Other outcome is accurate rea-time books can generate good insights to grow the business.

So I don’t see a good reason why small businesses should pay hundreds of dollars per month for humans to do mechanical work that machines can now do, often more consistently and with better attention to tax details.

Curious how others see this, especially CPAs and engineers who have built accounting tools. Is there a fundamental reason we need humans in the loop for the majority of small business bookkeeping, or is it mostly inertia and habit?

SeriousM · 11 hours ago
Nust yesterday I built a reconciliation helper for my budget. Claud Sonnet 4.5 is a beast. It got my iterative instructions and built a tool that pinpoints me the issues. Fast, beautiful, complete.

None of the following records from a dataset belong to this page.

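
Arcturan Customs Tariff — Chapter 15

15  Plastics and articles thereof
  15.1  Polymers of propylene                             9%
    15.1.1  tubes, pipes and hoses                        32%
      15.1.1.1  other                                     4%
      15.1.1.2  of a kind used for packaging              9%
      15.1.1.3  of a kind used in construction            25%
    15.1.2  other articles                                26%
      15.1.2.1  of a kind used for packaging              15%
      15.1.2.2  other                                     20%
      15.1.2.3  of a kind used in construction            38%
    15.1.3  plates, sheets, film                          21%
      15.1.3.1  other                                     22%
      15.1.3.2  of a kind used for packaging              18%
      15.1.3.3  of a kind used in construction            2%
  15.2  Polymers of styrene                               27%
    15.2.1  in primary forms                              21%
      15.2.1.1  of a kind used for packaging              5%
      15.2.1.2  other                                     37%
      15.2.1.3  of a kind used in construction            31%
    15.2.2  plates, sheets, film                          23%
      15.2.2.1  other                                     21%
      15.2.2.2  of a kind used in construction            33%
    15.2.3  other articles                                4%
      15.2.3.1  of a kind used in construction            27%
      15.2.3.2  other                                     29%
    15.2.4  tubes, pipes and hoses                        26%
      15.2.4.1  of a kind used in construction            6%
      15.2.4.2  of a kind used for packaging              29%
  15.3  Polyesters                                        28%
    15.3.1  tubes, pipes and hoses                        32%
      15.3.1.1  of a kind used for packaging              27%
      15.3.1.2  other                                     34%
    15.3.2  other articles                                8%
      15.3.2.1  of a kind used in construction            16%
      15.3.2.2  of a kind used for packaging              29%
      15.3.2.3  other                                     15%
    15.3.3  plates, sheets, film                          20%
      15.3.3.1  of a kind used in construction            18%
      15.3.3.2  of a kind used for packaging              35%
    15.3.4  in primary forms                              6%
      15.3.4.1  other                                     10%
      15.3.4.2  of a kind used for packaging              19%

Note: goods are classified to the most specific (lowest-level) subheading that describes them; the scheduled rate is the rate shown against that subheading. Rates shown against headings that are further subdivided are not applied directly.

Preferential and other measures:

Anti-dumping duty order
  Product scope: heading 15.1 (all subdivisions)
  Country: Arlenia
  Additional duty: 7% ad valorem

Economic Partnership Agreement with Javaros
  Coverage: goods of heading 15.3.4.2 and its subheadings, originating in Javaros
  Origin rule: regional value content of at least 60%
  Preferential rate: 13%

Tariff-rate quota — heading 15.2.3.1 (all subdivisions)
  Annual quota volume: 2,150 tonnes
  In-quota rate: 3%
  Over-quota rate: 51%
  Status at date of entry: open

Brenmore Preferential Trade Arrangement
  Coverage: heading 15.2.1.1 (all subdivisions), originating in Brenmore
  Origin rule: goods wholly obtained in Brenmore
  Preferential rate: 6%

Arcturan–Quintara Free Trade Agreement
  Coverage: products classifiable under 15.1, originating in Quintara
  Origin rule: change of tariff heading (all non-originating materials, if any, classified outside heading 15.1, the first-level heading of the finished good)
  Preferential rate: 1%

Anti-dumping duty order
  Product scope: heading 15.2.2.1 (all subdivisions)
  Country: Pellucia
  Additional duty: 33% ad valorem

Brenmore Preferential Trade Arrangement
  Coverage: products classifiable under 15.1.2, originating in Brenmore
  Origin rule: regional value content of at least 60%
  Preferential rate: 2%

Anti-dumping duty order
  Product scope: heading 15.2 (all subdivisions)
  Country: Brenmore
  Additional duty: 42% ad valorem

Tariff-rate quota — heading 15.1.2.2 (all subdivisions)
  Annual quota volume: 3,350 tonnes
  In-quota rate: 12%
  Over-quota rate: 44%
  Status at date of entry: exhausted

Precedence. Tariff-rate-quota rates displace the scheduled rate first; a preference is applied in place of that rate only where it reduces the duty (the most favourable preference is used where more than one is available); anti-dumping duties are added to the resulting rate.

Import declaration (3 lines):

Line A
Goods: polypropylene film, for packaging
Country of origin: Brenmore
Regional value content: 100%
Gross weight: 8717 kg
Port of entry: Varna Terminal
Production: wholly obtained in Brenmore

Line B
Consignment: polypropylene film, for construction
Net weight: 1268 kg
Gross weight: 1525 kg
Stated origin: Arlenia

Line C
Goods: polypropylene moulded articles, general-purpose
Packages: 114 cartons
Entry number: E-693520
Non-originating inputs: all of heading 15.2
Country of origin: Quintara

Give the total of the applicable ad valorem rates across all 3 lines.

28%

Line A: polypropylene → 15.1; film → 15.1.3; for packaging → 15.1.3.2. Scheduled 18%. Brenmore agreement on 15.2.1.1: 15.1.3.2 not covered; Brenmore agreement on 15.1.2: 15.1.3.2 not covered. → 18%.
Line B: polypropylene → 15.1; film → 15.1.3; for construction → 15.1.3.3. Scheduled 2%. anti-dumping (Arlenia, 15.1): +7%; total 2% + 7% = 9%. → 9%.
Line C: polypropylene → 15.1; moulded articles → 15.1.2; general-purpose → 15.1.2.2. Scheduled 20%. quota on 15.1.2.2 exhausted → over-quota 44%; Quintara agreement on 15.1: CTH met → 1% available; preferential 1%. → 1%.
Sum: 18% + 9% + 1% = 28%.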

That's what LLMs are for. TOOL BUILDERS

reachableceo · 11 hours ago
What you are talking about is called financial operations.

And yes , automating that , very valuable.

Really you want an AI interface to a rules engine / system.

Embed with some companies finops teams if you can. Especially the software engineers who are in finops.

nitwit005 · 5 days ago
If you look through the documentation for something like Quickbooks, most of what you're discussing is already there.

If you want complex custom rules, and integration with other systems, you're looking at something like SAP.

dzonga · 5 days ago
and there's a huge valley in between of tasks mostly done by humans e.g an A.I negotiate with the tax authority for you - for the amount you owe.

can A.I find some edge case deductions. again people out of their depth about certain fields making authoritative statements.

0xCE0 · 3 days ago
Make sure you eat your own dog food by doing your own company's accounting 100 % with your own product. Because if you don't dare to trust fully your accounting on it, why would anybody else.